[edit]
Enhancing Inverse Reinforcement Learning through Encoding Dynamic Information in Reward Shaping
Proceedings of The 8th Annual Learning for Dynamics and Control Conference, PMLR 331:2171-2206, 2026.
Abstract
Adversarial-based inverse reinforcement learning (IRL) has shown promising results using reward shaping under deterministic settings. However, it struggles in stochastic environments where existing theoretical results no longer apply, leading to degraded performance. To address this issue, we propose a novel maximum causal entropy based off-policy IRL method with transition-aware reward shaping framework. Our method integrates transition model estimation directly to learn stochastic-invariant rewards.
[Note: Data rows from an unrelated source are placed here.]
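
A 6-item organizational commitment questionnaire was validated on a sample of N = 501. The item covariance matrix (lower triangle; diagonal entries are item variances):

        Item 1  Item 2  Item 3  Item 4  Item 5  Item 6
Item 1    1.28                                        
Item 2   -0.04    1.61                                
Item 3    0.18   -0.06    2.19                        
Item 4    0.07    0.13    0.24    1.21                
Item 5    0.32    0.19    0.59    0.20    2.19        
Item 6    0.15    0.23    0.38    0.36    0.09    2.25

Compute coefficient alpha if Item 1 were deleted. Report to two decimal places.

Remaining items: Item 2, Item 3, Item 4, Item 5, Item 6 (k = 5).
ΣVar(i) = 1.61 + 2.19 + 1.21 + 2.19 + 2.25 = 9.45
σ²_total = 9.45 + 2 × 2.35 = 14.15
α (item deleted) = (5/4)·(1 − 9.45/14.15) = 0.42

coefficient alpha = 0.42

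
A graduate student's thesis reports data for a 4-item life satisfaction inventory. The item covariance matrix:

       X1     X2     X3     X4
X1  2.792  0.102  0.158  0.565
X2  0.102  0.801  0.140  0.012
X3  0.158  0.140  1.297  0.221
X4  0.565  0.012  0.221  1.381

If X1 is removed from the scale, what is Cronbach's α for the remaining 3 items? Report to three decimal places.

Remaining items: X2, X3, X4 (k = 3).
Σσᵢ² = 0.801 + 1.297 + 1.381 = 3.479
Var(T) = 3.479 + 2 × 0.373 = 4.225
α (item deleted) = (3/2)·(1 − 3.479/4.225) = 0.265

α = 0.265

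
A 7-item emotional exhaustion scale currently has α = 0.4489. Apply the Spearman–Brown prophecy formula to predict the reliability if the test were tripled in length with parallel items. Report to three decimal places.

Length factor m = 3
α' = m·α / (1 + (m−1)·α)
   = 3 × 0.4489 / (1 + (3 − 1) × 0.4489)
   = 1.3467 / 1.8978 = 0.710

predicted reliability = 0.710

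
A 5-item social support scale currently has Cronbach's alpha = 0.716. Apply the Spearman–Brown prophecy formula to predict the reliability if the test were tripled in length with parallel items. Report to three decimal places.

predicted reliability = 0.883

Length factor m = 3
α' = m·α / (1 + (m−1)·α)
   = 3 × 0.716 / (1 + (3 − 1) × 0.716)
   = 2.1480 / 2.4320 = 0.883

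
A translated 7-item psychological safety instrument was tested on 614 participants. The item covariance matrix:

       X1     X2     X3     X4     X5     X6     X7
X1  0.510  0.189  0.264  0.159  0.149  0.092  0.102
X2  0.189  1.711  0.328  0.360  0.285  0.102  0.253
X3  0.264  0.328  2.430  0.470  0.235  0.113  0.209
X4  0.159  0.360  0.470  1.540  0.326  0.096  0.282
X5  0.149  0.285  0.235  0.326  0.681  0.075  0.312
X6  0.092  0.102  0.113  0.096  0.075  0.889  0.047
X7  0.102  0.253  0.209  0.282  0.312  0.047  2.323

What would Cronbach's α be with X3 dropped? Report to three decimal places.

Cronbach's α = 0.510

Remaining items: X1, X2, X4, X5, X6, X7 (k = 6).
Σσ²ᵢ = 0.510 + 1.711 + 1.540 + 0.681 + 0.889 + 2.323 = 7.654
total variance = 7.654 + 2 × 2.829 = 13.312
α (item deleted) = (6/5)·(1 − 7.654/13.312) = 0.510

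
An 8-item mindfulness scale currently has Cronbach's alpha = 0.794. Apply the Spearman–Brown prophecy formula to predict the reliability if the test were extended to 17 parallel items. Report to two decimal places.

predicted reliability = 0.89

Length factor m = 17/8 = 2.1250
α' = m·α / (1 + (m−1)·α)
   = 17/8 × 0.794 / (1 + (17/8 − 1) × 0.794)
   = 1.6873 / 1.8933 = 0.89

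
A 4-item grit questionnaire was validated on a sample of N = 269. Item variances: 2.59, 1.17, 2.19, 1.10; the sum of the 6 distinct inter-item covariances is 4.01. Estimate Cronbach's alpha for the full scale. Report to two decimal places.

α = 0.71

ΣVar(i) = 2.59 + 1.17 + 2.19 + 1.10 = 7.05
Sum of distinct covariances = 4.01
total variance = ΣVar(i) + 2·Σcov = 7.05 + 2 × 4.01 = 15.07
α = (4/3)·(1 − 7.05/15.07) = 0.71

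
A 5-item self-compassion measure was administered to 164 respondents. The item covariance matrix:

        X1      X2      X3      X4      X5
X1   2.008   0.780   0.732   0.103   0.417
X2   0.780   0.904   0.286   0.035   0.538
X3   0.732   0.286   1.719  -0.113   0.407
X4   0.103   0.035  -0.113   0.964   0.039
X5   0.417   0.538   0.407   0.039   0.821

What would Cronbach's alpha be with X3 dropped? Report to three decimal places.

Remaining items: X1, X2, X4, X5 (k = 4).
Σσᵢ² = 2.008 + 0.904 + 0.964 + 0.821 = 4.697
σ²_total = 4.697 + 2 × 1.912 = 8.521
α (item deleted) = (4/3)·(1 − 4.697/8.521) = 0.598

Cronbach's alpha = 0.598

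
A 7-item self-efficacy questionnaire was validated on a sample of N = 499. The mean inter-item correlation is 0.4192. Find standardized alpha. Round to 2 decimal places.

Standardized α = k·r̄ / (1 + (k−1)·r̄) = 7 × 0.4192 / (1 + 6 × 0.4192)
  = 2.9344 / 3.5152 = 0.83

α = 0.83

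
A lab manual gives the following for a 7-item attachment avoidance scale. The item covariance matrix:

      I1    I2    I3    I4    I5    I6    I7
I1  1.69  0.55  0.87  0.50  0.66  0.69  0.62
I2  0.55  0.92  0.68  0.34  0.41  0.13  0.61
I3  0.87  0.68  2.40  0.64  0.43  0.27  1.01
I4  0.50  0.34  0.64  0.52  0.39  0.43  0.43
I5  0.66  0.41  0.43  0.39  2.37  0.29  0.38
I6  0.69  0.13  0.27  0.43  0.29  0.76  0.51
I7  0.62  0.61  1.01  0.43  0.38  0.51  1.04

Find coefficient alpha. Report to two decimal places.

ΣVar(i) = 1.69 + 0.92 + 2.40 + 0.52 + 2.37 + 0.76 + 1.04 = 9.70
Sum of off-diagonal covariances = 10.84
Var(T) = 9.70 + 2 × 10.84 = 31.38
α = (k/(k−1))·(1 − ΣVar(i)/Var(T)) = (7/6)·(1 − 9.70/31.38) = 0.81

coefficient alpha = 0.81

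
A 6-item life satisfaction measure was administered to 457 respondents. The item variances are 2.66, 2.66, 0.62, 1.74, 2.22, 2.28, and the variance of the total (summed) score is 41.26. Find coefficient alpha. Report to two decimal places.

coefficient alpha = 0.85

sum of item variances = 2.66 + 2.66 + 0.62 + 1.74 + 2.22 + 2.28 = 12.18
α = (k/(k−1))·(1 − sum of item variances/Var(T)) = (6/5)·(1 − 12.18/41.26) = 0.85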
We conduct a thorough theoretical analysis, establishing bounds on reward error and performance differences to validate the effectiveness of our method. The experimental results in continuous locomotion tasks (MuJoCo) show that our method can achieve superior performance in stochastic environments and competitive performance in deterministic environments, with significant improvement in sample efficiency, compared to existing baselines. Additionally, we extend our framework to high-dimensional vision-based tasks, where our method shows promising results on multiple stochastic Atari games. These results demonstrate that embedding transition awareness into reward learning is critical for robust IRL in realistic stochastic settings.